This is essentially the same complaint that Ed Winkleman made on his blog last month.

Other artists [that Katya Kazakina at Bloomberg] cites as being popular with speculators [in addition to Oscar Murillo] include Alex Israel, Petra Cortright, Christian Rosa, David Ostrowski, Parker Ito, Israel Lund, and Fredrik Vaerslev, each of whose practice includes (mostly to a large degree) abstract painting. ... Now it's entirely feasible that we're simply seeing a Golden Age of Contemporary Abstraction, and the work is simply wowing collectors more than other types of work being created. But that wouldn't explain why so much of this work then enters the secondary market so quickly...

The percentage of abstract paintings compared with other types of work exhibited at many emerging contemporary art fairs these days, for example, is very telling. This is how many emerging galleries are sustaining themselves. And while no one wants to name names here, very few of the curators or other dealers talking about this trend are shy about saying how much of that work strikes them as derivative or mediocre at best. ... It seems very clear to me that speculators are grossly favoring abstract painting over other types of contemporary art for other, less idealistic reasons. We owe it to our collective legacy to sort out why and, while still supporting and indeed celebrating the great artists creating great abstraction today, correct this imbalance.

The difference between them is the price point of forgiveness, as it were - the prices at which works of art trade for such sums that the attendant concerns relate to a small cadre of rich buyers. For Steven it's the Hirst-Koons point, and for Ed it's the Christopher Wool point. On the contrary, I think these concerns apply all the way up.
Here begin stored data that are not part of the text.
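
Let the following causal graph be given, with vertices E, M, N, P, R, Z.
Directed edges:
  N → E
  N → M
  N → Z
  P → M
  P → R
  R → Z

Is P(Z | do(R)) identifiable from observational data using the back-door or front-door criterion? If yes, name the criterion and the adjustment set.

P(Z|do(R)): backdoor, adjust for ∅.

desc(R)\{R}={Z}; candidates ⊆ {E,M,N,P}.
∅: R⊥Z given ∅ in G with R→· removed — back-door holds.
P(Z|do(R)) = P(Z|R) — no adjustment needed.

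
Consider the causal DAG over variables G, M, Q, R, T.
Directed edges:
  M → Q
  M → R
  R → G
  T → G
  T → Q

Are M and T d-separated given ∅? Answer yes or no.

Yes — M ⊥ T | ∅.

Bayes-Ball from M | ∅ reaches {G,Q,R}.
T ∉ reach(M|∅) ⇒ M ⊥ T | ∅.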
The healthiest thing that could happen right now would be for the collectors to start to want to differentiate themselves from one another. That might happen naturally if they became more numerous, or if the people with more independently minded collections won more acclaim for them. How to engineer that I have no idea, but I do have a hypothesis that all works at the mid-five-digit level and up are sold in the same way, through the advocacy of a tiny handful of influential collectors. Oscar Murillo, cited by both dealers, had a long-term residency at the Rubell Family Collection in Miami, and they produced a monograph for him. These are the same people who put Hernan Bas in the Brooklyn Museum of Art (and produced a monograph for him) at the same time as his exhibition at Lehman Maupin in 2009. As I already said to Ed, my cat could be passed off as a major emerging artist with that kind of advocacy.

I may be singling out the Rubells here, but I assume that this is how the art world operates in general past the mid-five-digits. Wool came up for sale at Christie's at the same time that his Guggenheim retrospective opened in October. The Koons exhibition at the Whitney Museum this summer will trail his simultaneous shows at Gagosian and Zwirner by twelve months. Consequently I use the word "engineer" deliberately. The narrowing gap between art and financial instruments makes the art in question less like commodities, and more like the sort of multi-tranche derivatives that you can't put together unless you're a Too Big Too Fail bank and have connections to the Federal Reserve and the Fannie Mae Corporation. This is what's threatening our cultural legacy, and what we have to marshal our resources against if we want to see any meaningful improvement in how the art world is run.